ROC curves

Ruben Cañadas 06/03/2024 Science

When we use statistical models and more specifically machine learning techniques, one of the key points to interpret the results correctly is to choose the appropriate metric to measure the model error.

Today we will talk about

1. Thresholds in classification models
2. Interpretation of the ROC curve
3. Area under the curve (AUC)

In classification models, one of the most used metrics to check reliability is the ROC (Receiver Operating Characteristic) curve.

This error metric measures the model's ability to correctly classify positives at different thresholds.

Thresholds in classification models

When we train a binary classification model we want to know if an instance is positive or negative. Let's take an example:

Imagine that we want to train a machine learning model that is capable of classifying whether an email has a virus or not. What we will obtain as a result is the probability that an email has a virus.

Normally, if the probability is above 0.5 we classify it as positive (it has a virus) and if it is below we classify it as negative (it does not have a virus).

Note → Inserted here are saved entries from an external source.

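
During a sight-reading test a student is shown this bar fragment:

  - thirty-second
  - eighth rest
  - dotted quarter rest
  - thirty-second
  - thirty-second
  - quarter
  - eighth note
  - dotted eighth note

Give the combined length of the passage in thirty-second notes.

Each duration in thirty-second notes: thirty-second = 1; eighth rest = 4; dotted quarter rest = 12; thirty-second = 1; thirty-second = 1; quarter = 8; eighth note = 4; dotted eighth note = 6.
Total: 1 + 4 + 12 + 1 + 1 + 8 + 4 + 6 = 37 thirty-second notes.

37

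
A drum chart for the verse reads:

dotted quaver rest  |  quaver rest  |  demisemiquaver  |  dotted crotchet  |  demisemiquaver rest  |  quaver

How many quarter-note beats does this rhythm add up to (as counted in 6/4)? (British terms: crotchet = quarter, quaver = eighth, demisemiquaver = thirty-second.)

One quarter-note beat = 8 thirty-second notes.
Convert each value to thirty-second notes: dotted quaver rest = 6; quaver rest = 4; demisemiquaver = 1; dotted crotchet = 12; demisemiquaver rest = 1; quaver = 4.
Adding: 6 + 4 + 1 + 12 + 1 + 4 = 28.
28 ÷ 8 = 3.5 beats.

3.5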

However, if we wanted to increase the percentage of emails classified as having a virus that actually have a virus, we could raise the threshold. In this way we ensure that if we say that the email is malicious then it is very likely that it is.

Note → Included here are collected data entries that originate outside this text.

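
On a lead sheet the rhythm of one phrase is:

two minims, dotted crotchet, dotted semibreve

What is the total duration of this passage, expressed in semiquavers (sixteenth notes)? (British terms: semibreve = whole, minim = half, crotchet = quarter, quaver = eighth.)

Convert each value to sixteenth notes: minim = 8; minim = 8; dotted crotchet = 6; dotted semibreve = 24.
Total: 8 + 8 + 6 + 24 = 46 sixteenth notes.

46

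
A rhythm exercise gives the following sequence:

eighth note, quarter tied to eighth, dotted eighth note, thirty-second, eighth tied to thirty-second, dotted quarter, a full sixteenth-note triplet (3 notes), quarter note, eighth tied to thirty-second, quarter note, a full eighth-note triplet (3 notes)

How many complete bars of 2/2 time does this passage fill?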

However, there would be others that would have computer viruses that we would not be catching. By raising the threshold we improve what is known as model accuracy.

On the other hand, if we lower the threshold, we would improve the percentage of emails classified as malicious that they really are. In this case we would be increasing the model recall.

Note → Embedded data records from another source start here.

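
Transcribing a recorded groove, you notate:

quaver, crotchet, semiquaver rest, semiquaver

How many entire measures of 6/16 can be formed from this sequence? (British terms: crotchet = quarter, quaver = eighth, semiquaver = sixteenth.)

One bar of 6/16 = 6 sixteenth notes.
Express everything in sixteenth notes: quaver = 2; crotchet = 4; semiquaver rest = 1; semiquaver = 1.
Total: 2 + 4 + 1 + 1 = 8.
8 ÷ 6 = 1 complete bar with 2 left over.

1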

The ROC measure indicates the ratio of true positives versus the ratio of false positives at different classification thresholds.

Interpretation of the ROC curve

In the following image we see a graph with different curves. Each of them corresponds to a different classification machine learning model. The red straight line indicates the result of a model that classifies the samples randomly.

In all the curves we see that as the ratio of true positives (recall) increases, the number of false positives increases. This is because the threshold is decreasing and therefore most positives will be classified as positive, but some negatives will also be classified as positive.

The optimal model will be the one that increases the value of the coordinate axis (TPR) the fastest while maintaining a low value on the x-axis (FPR). In this case, the statistical model corresponding to the color blue (without taking into account the color purple, which would be the ideal) is the most appropriate.

Area under the curve (AUC)

We have seen in previous sections that the shape of the curve tells us which is the best classification model. However, visually it can be a bit complicated. For this reason, it is best to find a numerical value that quantitatively tells us which of the trained classification models best adapts to our problem.

Here comes the AUC or area under the curve. This is a simple integral calculation of the surface area under the model curve. A perfect model would have an AUC of 1 and a poor model would have a value of 0.

This metric allows us to compare different models and opt for the one that best classifies our sample.

The use of ROC and AUC is known as the ROC-AUC method.

Let's look at some examples:

In the first image we see the case of an ideal model with a step-shaped curve and an area under the curve (AUC) of 1. This is a perfect case and we will never obtain it as a final result with real data. If you obtain such a curve in a real problem, it is highly advisable to be suspicious since such a perfect model is not common.

We see how in the ideal model, the two distributions are perfectly separated by the threshold. Since there is no overlap, the model will be able to classify the samples perfectly.

In the second case we see a real model with an AUC of 0.8. This type of curve is what we expect in a typical real-world classification problem. As we see, the two distributions overlap a bit. This will cause us to have some false positives and some false negatives.

Finally we have the case of a random model where the positive and negative labels have been given at random. This line helps us determine if the performance of our model is higher than expected randomly or lower.

As we see, the two distributions overlap, therefore, it is not able to discern between a positive or a negative.